Of course, I'll seek and destroy these spelling errors mentioned, and will look up other errors in trivia factoids that I've committed, but it would be swell if people could rise to the challenge of being honestly passionate about their interests and having the consciousness to attack issues head on instead of dismissing people because of how they say something based on subjective criteria. I welcome criticism but only logical criticism. The kind that's a shade more profound than just singing one's ABCs or roaring to hear your echo in the void of inhuman cyberspace.
NOTES
[1] Marce Camitlnas extracted a single usage of the word 'blasphemous' out of context from Pava and the boy hoax to weave his rhetoric. I specifically said: "I know I sound blasphemous [about my questioning status quo as a non-Etruscologist] but keep reading." Context, people, context.
[2] This fascinating article named Hyper-Real Wikipedia and the Evolution of Mu-lacra delves into the problems of hivemind. One interesting insight: "Present day archeology and anthropology commit themselves to the study of past-human groups which had no substantial cultural changes for many thousands of years. Future such Mu-ologies will be so deeply embedded in these interweaving cyber-realities that history itself will have to be forgotten in order that the present have any identity." and "No-one within the cyber systems destined to encompass this world will be able to see anything but Mu-lacra-like concepts buzzing around their digital heads." Indeed. Now reread the conversation of that forum. Similarities? Notice the lack of diligent critique about anything other than minor details that have been so far presented in the forum by people who admit to knowing little to nothing about the subject they participate in but who nonetheless voice strong opinions about it. The internet makes this mad paradox possible. Sadly, most of these forums rehash the same issues over and over and over years later, even by the same people! Has the mere appearance of knowledge and learning already become more important than knowledge and learning itself? Beware.

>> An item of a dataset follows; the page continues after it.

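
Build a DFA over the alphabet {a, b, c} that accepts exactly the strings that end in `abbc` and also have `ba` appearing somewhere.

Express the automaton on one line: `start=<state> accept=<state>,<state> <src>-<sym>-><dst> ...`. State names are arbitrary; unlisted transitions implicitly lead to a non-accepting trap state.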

[3] As author Jaron Lanier's thoughts in Digital Maoism: The Hazards of the New Online Collectivism are expressed by Jock Brockman: "Where is this leading? Lanier calls attention to the 'so-called' Artificial Intelligence and the race to erase personality and be most Meta. In each case, there's a presumption that something like a distinct kin to individual human intelligence is either about to appear any minute, or has already appeared. The problem with that presumption is that people are all too willing to lower standards in order to make the purported newcomer appear smart. Just as people are willing to bend over backwards and make themselves stupid in order to make an AI interface appear smart (as happens when someone can interact with the notorious Microsoft paper clip,) so are they willing to become uncritical and dim in order to make Meta-aggregator sites appear to be coherent."
UPDATES
(Feb 16 2008) I've clarified Marce Camitlnas's misreading of my sentence in Pava and the boy hoax. He's A) misunderstood what "hypothesize" means, B) took my usage of "blasphemous" out of context and C) misread "Massimo Pallottino hypothesized in 1979 that Tarχies refers to Tages [...]" to mean that I somehow credit Pallottino "for the origins of the legend of Tages". Indeed it's from Cicero, but nonetheless Pallottino hypothesized a link between Latin Tages and attested Etruscan name Tarchies in 1979. Please, people, calm your little selves down and read first. Thanks.